5 responses to “Why we need to talk about fertility in higher education

  1. I think this is a really important article and my thoughts are with the authors. I think the way that fertility issues can interact with precarity is so important, and so sad. I didn’t have IVF but I did have three miscarriages while working as an academic on fixed-term contracts, and then went on to have a baby (and then left academia). I found the miscarriages had a terrible impact on my productivity and trajectory and, unlike when I had a baby, because it wasn’t visible, there was no support, no schemes. As the authors say, it’s so hard to know that you’re damaging your career for a baby you might never have. But I think the only solution is to make academia a less punishing profession for everyone – one where having personal issues for a couple of years out of a career isn’t fatal, where workloads allow people to be human. I don’t think a framework for fertility, however well intentioned, can do much otherwise.

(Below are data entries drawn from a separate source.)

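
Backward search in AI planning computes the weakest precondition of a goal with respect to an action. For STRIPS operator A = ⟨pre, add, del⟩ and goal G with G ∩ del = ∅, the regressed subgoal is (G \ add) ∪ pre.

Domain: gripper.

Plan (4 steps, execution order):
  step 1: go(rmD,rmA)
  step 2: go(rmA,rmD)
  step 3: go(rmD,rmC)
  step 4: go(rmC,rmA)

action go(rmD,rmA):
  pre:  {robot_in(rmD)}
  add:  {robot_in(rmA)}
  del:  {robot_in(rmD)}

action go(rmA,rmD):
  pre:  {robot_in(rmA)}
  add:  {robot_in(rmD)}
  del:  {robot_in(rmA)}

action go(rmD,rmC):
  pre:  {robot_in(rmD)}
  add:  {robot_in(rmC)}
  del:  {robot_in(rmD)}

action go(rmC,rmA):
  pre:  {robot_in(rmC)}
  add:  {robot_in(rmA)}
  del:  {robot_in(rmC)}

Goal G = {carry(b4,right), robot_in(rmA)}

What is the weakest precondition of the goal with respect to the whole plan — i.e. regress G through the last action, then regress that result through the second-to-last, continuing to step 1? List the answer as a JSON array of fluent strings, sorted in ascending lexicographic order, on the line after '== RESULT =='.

Regress step by step:
  through step 4 (go(rmC,rmA)): drop {robot_in(rmA)}, keep {carry(b4,right)}, require {robot_in(rmC)}
    → {carry(b4,right), robot_in(rmC)}
  through step 3 (go(rmD,rmC)): drop {robot_in(rmC)}, keep {carry(b4,right)}, require {robot_in(rmD)}
    → {carry(b4,right), robot_in(rmD)}
  through step 2 (go(rmA,rmD)): drop {robot_in(rmD)}, keep {carry(b4,right)}, require {robot_in(rmA)}
    → {carry(b4,right), robot_in(rmA)}
  through step 1 (go(rmD,rmA)): drop {robot_in(rmA)}, keep {carry(b4,right)}, require {robot_in(rmD)}
    → {carry(b4,right), robot_in(rmD)}

== RESULT ==
["carry(b4,right)", "robot_in(rmD)"]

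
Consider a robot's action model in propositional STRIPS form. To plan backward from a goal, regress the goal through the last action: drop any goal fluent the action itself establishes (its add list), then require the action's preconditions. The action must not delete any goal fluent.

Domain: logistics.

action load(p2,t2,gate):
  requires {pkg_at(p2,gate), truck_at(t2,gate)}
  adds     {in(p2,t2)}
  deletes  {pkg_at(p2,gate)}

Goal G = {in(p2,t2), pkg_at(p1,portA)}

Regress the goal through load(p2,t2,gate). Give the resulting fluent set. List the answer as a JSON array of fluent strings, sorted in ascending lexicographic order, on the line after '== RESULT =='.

Regress:
  G ∩ del = {}  (empty — regression defined)
  G \ add = {in(p2,t2), pkg_at(p1,portA)} \ {in(p2,t2)} = {pkg_at(p1,portA)}
  ∪ pre   = {pkg_at(p1,portA)} ∪ {pkg_at(p2,gate), truck_at(t2,gate)}
          = {pkg_at(p1,portA), pkg_at(p2,gate), truck_at(t2,gate)}

== RESULT ==
["pkg_at(p1,portA)", "pkg_at(p2,gate)", "truck_at(t2,gate)"]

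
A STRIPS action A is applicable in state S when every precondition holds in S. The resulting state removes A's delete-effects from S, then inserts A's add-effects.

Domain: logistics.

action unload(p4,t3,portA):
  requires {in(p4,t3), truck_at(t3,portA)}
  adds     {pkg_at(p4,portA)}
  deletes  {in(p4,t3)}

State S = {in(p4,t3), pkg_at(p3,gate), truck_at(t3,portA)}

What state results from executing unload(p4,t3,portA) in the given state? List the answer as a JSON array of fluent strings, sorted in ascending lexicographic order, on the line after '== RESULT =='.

Compute (S \ del) ∪ add:
  pre ⊆ S: {in(p4,t3), truck_at(t3,portA)} ⊆ S  — applicable
  S \ del = {pkg_at(p3,gate), truck_at(t3,portA)}
  ∪ add   = {pkg_at(p3,gate), pkg_at(p4,portA), truck_at(t3,portA)}

== RESULT ==
["pkg_at(p3,gate)", "pkg_at(p4,portA)", "truck_at(t3,portA)"]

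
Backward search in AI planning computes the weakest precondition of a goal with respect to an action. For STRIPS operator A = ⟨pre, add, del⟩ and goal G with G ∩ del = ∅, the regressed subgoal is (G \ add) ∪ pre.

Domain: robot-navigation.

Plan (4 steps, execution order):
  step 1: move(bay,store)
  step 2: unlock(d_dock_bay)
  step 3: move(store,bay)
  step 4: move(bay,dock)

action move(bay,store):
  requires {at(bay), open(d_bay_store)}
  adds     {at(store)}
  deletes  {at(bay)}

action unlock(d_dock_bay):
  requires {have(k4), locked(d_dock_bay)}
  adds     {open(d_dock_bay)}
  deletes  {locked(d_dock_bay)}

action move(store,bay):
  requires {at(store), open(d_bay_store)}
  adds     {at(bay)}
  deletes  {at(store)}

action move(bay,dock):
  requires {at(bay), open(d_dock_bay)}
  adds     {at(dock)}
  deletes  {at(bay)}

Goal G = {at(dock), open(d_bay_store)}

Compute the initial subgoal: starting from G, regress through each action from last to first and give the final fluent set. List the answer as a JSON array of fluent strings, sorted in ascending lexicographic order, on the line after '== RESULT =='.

Work backward from the goal:
  through step 4 (move(bay,dock)): drop {at(dock)}, keep {open(d_bay_store)}, require {at(bay), open(d_dock_bay)}
    → {at(bay), open(d_bay_store), open(d_dock_bay)}
  through step 3 (move(store,bay)): drop {at(bay)}, keep {open(d_bay_store), open(d_dock_bay)}, require {at(store), open(d_bay_store)}
    → {at(store), open(d_bay_store), open(d_dock_bay)}
  through step 2 (unlock(d_dock_bay)): drop {open(d_dock_bay)}, keep {at(store), open(d_bay_store)}, require {have(k4), locked(d_dock_bay)}
    → {at(store), have(k4), locked(d_dock_bay), open(d_bay_store)}
  through step 1 (move(bay,store)): drop {at(store)}, keep {have(k4), locked(d_dock_bay), open(d_bay_store)}, require {at(bay), open(d_bay_store)}
    → {at(bay), have(k4), locked(d_dock_bay), open(d_bay_store)}

== RESULT ==
["at(bay)", "have(k4)", "locked(d_dock_bay)", "open(d_bay_store)"]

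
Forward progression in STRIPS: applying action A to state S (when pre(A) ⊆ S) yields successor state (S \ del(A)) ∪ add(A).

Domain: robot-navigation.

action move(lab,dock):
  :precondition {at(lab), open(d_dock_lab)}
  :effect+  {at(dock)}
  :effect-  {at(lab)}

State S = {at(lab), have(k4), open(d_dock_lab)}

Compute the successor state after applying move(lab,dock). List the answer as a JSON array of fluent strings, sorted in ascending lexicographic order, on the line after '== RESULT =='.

Progress:
  pre ⊆ S: {at(lab), open(d_dock_lab)} ⊆ S  — applicable
  S \ del = {have(k4), open(d_dock_lab)}
  ∪ add   = {at(dock), have(k4), open(d_dock_lab)}

== RESULT ==
["at(dock)", "have(k4)", "open(d_dock_lab)"]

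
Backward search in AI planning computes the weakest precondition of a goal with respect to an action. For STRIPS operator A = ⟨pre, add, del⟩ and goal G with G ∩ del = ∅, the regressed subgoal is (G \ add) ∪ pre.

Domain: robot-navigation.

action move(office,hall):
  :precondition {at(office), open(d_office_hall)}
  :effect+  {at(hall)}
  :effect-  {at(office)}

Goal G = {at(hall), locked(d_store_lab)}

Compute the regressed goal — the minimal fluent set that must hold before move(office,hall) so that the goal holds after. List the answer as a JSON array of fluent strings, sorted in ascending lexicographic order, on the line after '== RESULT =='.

Compute (G \ add) ∪ pre:
  G ∩ del = {}  (empty — regression defined)
  G \ add = {at(hall), locked(d_store_lab)} \ {at(hall)} = {locked(d_store_lab)}
  ∪ pre   = {locked(d_store_lab)} ∪ {at(office), open(d_office_hall)}
          = {at(office), locked(d_store_lab), open(d_office_hall)}

== RESULT ==
["at(office)", "locked(d_store_lab)", "open(d_office_hall)"]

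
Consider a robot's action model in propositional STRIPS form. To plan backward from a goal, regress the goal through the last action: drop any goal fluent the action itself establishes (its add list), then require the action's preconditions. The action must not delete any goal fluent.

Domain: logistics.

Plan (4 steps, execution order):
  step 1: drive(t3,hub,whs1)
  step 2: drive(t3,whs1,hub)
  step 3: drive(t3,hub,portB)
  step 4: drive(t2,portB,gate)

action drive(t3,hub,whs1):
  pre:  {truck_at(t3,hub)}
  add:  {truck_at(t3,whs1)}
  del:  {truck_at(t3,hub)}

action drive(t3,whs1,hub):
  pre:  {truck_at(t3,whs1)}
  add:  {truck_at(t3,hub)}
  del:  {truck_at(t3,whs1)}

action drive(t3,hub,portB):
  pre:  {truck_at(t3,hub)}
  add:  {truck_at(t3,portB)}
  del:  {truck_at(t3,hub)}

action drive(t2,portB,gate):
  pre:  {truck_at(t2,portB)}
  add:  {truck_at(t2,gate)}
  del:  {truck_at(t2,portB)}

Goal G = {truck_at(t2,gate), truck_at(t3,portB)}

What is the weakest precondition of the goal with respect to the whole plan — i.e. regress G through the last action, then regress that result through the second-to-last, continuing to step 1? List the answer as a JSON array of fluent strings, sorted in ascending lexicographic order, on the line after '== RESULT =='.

Work backward from the goal:
  through step 4 (drive(t2,portB,gate)): drop {truck_at(t2,gate)}, keep {truck_at(t3,portB)}, require {truck_at(t2,portB)}
    → {truck_at(t2,portB), truck_at(t3,portB)}
  through step 3 (drive(t3,hub,portB)): drop {truck_at(t3,portB)}, keep {truck_at(t2,portB)}, require {truck_at(t3,hub)}
    → {truck_at(t2,portB), truck_at(t3,hub)}
  through step 2 (drive(t3,whs1,hub)): drop {truck_at(t3,hub)}, keep {truck_at(t2,portB)}, require {truck_at(t3,whs1)}
    → {truck_at(t2,portB), truck_at(t3,whs1)}
  through step 1 (drive(t3,hub,whs1)): drop {truck_at(t3,whs1)}, keep {truck_at(t2,portB)}, require {truck_at(t3,hub)}
    → {truck_at(t2,portB), truck_at(t3,hub)}

== RESULT ==
["truck_at(t2,portB)", "truck_at(t3,hub)"]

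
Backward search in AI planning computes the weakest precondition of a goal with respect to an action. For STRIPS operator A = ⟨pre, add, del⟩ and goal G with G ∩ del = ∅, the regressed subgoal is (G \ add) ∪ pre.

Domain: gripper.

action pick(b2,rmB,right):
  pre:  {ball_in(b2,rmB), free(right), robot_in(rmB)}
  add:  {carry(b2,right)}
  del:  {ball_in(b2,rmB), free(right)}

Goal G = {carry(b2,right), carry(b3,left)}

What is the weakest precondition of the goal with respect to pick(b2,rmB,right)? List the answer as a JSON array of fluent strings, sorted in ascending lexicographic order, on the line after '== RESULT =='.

Compute (G \ add) ∪ pre:
  G ∩ del = {}  (empty — regression defined)
  G \ add = {carry(b2,right), carry(b3,left)} \ {carry(b2,right)} = {carry(b3,left)}
  ∪ pre   = {carry(b3,left)} ∪ {ball_in(b2,rmB), free(right), robot_in(rmB)}
          = {ball_in(b2,rmB), carry(b3,left), free(right), robot_in(rmB)}

== RESULT ==
["ball_in(b2,rmB)", "carry(b3,left)", "free(right)", "robot_in(rmB)"]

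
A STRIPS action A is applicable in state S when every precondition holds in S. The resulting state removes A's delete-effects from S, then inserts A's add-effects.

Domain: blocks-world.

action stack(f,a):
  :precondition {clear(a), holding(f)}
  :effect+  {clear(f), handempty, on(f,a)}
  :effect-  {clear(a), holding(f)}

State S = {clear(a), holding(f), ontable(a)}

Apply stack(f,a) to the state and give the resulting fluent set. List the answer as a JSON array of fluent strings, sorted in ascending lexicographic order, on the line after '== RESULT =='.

Compute (S \ del) ∪ add:
  pre ⊆ S: {clear(a), holding(f)} ⊆ S  — applicable
  S \ del = {ontable(a)}
  ∪ add   = {clear(f), handempty, on(f,a), ontable(a)}

== RESULT ==
["clear(f)", "handempty", "on(f,a)", "ontable(a)"]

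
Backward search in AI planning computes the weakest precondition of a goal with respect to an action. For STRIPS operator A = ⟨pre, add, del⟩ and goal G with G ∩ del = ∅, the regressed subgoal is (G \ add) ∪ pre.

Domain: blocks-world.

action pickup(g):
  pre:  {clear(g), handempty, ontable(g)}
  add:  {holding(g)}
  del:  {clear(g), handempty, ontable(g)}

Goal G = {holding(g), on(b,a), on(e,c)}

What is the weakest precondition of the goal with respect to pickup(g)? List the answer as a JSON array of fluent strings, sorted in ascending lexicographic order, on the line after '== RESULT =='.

Regress:
  G ∩ del = {}  (empty — regression defined)
  G \ add = {holding(g), on(b,a), on(e,c)} \ {holding(g)} = {on(b,a), on(e,c)}
  ∪ pre   = {on(b,a), on(e,c)} ∪ {clear(g), handempty, ontable(g)}
          = {clear(g), handempty, on(b,a), on(e,c), ontable(g)}

== RESULT ==
["clear(g)", "handempty", "on(b,a)", "on(e,c)", "ontable(g)"]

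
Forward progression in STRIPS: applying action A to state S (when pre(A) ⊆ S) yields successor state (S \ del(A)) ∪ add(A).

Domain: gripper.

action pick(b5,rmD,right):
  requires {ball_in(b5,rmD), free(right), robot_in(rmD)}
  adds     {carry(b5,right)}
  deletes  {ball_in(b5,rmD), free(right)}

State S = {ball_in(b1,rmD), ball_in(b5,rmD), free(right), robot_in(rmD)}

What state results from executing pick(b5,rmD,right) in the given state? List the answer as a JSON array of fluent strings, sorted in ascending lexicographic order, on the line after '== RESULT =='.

Compute (S \ del) ∪ add:
  pre ⊆ S: {ball_in(b5,rmD), free(right), robot_in(rmD)} ⊆ S  — applicable
  S \ del = {ball_in(b1,rmD), robot_in(rmD)}
  ∪ add   = {ball_in(b1,rmD), carry(b5,right), robot_in(rmD)}

== RESULT ==
["ball_in(b1,rmD)", "carry(b5,right)", "robot_in(rmD)"]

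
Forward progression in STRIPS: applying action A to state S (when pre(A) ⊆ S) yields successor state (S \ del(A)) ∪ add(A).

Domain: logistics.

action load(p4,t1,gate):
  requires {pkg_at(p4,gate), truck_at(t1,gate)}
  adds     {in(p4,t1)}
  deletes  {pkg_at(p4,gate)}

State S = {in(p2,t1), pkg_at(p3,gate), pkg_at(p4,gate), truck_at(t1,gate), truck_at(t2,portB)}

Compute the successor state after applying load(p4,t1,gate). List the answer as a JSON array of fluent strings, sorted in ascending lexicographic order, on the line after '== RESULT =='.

Progress:
  pre ⊆ S: {pkg_at(p4,gate), truck_at(t1,gate)} ⊆ S  — applicable
  S \ del = {in(p2,t1), pkg_at(p3,gate), truck_at(t1,gate), truck_at(t2,portB)}
  ∪ add   = {in(p2,t1), in(p4,t1), pkg_at(p3,gate), truck_at(t1,gate), truck_at(t2,portB)}

== RESULT ==
["in(p2,t1)", "in(p4,t1)", "pkg_at(p3,gate)", "truck_at(t1,gate)", "truck_at(t2,portB)"]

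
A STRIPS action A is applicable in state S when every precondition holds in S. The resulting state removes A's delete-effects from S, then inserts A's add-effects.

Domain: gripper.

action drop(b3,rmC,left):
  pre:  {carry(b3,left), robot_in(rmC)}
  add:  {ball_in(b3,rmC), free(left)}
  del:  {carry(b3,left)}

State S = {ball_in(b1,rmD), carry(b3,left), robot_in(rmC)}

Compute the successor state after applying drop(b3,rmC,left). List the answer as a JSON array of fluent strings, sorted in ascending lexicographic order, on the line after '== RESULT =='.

Progress:
  pre ⊆ S: {carry(b3,left), robot_in(rmC)} ⊆ S  — applicable
  S \ del = {ball_in(b1,rmD), robot_in(rmC)}
  ∪ add   = {ball_in(b1,rmD), ball_in(b3,rmC), free(left), robot_in(rmC)}

== RESULT ==
["ball_in(b1,rmD)", "ball_in(b3,rmC)", "free(left)", "robot_in(rmC)"]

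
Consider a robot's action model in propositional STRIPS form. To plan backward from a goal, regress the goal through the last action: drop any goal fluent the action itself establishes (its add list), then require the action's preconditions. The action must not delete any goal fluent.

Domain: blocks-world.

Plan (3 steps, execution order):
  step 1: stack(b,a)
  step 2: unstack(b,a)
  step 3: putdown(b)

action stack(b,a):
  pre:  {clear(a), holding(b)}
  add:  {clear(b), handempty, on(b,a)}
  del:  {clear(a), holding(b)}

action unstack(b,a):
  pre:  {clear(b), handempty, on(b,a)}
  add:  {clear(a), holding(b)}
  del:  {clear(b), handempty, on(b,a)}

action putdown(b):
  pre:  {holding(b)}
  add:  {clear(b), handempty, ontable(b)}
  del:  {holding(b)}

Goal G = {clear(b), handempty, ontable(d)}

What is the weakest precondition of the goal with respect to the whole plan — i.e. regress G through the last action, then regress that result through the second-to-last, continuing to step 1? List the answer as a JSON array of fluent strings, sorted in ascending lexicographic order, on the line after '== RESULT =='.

Regress step by step:
  through step 3 (putdown(b)): drop {clear(b), handempty}, keep {ontable(d)}, require {holding(b)}
    → {holding(b), ontable(d)}
  through step 2 (unstack(b,a)): drop {holding(b)}, keep {ontable(d)}, require {clear(b), handempty, on(b,a)}
    → {clear(b), handempty, on(b,a), ontable(d)}
  through step 1 (stack(b,a)): drop {clear(b), handempty, on(b,a)}, keep {ontable(d)}, require {clear(a), holding(b)}
    → {clear(a), holding(b), ontable(d)}

== RESULT ==
["clear(a)", "holding(b)", "ontable(d)"]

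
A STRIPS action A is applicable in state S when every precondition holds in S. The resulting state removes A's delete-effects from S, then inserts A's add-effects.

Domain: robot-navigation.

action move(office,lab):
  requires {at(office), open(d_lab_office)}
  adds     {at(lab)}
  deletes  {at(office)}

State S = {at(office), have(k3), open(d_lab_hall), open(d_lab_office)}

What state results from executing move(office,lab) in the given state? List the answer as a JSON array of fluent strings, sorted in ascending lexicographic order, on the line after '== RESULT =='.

Progress:
  pre ⊆ S: {at(office), open(d_lab_office)} ⊆ S  — applicable
  S \ del = {have(k3), open(d_lab_hall), open(d_lab_office)}
  ∪ add   = {at(lab), have(k3), open(d_lab_hall), open(d_lab_office)}

== RESULT ==
["at(lab)", "have(k3)", "open(d_lab_hall)", "open(d_lab_office)"]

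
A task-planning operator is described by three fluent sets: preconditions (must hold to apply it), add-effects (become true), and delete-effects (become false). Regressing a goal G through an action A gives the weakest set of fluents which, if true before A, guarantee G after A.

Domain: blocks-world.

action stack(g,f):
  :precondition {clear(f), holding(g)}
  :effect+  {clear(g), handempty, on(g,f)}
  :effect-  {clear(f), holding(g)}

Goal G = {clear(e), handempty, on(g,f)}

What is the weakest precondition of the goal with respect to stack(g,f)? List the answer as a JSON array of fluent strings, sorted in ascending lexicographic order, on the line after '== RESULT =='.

Compute (G \ add) ∪ pre:
  G ∩ del = {}  (empty — regression defined)
  G \ add = {clear(e), handempty, on(g,f)} \ {clear(g), handempty, on(g,f)} = {clear(e)}
  ∪ pre   = {clear(e)} ∪ {clear(f), holding(g)}
          = {clear(e), clear(f), holding(g)}

== RESULT ==
["clear(e)", "clear(f)", "holding(g)"]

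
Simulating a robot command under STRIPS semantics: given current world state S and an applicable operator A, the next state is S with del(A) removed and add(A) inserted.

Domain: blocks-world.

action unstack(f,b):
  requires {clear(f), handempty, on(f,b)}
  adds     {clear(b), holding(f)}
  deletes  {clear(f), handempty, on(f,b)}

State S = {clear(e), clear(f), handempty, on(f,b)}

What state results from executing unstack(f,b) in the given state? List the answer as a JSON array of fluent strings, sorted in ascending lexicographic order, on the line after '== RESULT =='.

Compute (S \ del) ∪ add:
  pre ⊆ S: {clear(f), handempty, on(f,b)} ⊆ S  — applicable
  S \ del = {clear(e)}
  ∪ add   = {clear(b), clear(e), holding(f)}

== RESULT ==
["clear(b)", "clear(e)", "holding(f)"]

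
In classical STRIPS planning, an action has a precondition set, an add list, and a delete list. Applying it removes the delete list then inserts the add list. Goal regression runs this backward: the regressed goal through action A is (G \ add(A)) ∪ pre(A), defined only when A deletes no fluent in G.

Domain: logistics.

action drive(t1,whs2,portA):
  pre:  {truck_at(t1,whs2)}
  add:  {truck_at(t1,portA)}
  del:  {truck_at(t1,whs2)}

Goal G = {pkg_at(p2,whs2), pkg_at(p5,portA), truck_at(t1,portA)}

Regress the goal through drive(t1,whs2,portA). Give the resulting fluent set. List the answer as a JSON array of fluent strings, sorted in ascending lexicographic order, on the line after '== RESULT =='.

Compute (G \ add) ∪ pre:
  G ∩ del = {}  (empty — regression defined)
  G \ add = {pkg_at(p2,whs2), pkg_at(p5,portA), truck_at(t1,portA)} \ {truck_at(t1,portA)} = {pkg_at(p2,whs2), pkg_at(p5,portA)}
  ∪ pre   = {pkg_at(p2,whs2), pkg_at(p5,portA)} ∪ {truck_at(t1,whs2)}
          = {pkg_at(p2,whs2), pkg_at(p5,portA), truck_at(t1,whs2)}

== RESULT ==
["pkg_at(p2,whs2)", "pkg_at(p5,portA)", "truck_at(t1,whs2)"]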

  2. Wonderful article. I too have suffered two miscarriages in the last 6
    six months, and we are still trying to conceive and not give up on our dream of becoming parents.

    The personable, caring and genuinely supportive way in which I have been treated by colleagues, especially my senior (male) colleague/s eased my anxiety about returning to work (I was away for 4 days for my first loss and one day for the second). Being honest about what I was going through helped me, and I hope also helps break the stigma of silence around pregnancy loss.

    We are all human beings with real, sometimes painful and messy lives. Just a little authentic compassion can do so much to relieve the sense of painful isolation for women and their partners in inevitably feel when they have to ‘put their work face on and return to the day job’. Seeing the person behind the worker matters, and can make all the difference.

    I send my wishes of support to anyone else also on this journey, and my thanks to all have supported us along the way.

  3. thank you for sharing this article. I agree with the writers that this is an extremely important work. I believe it’s crucial to consider how precarity and fertility concerns can combine.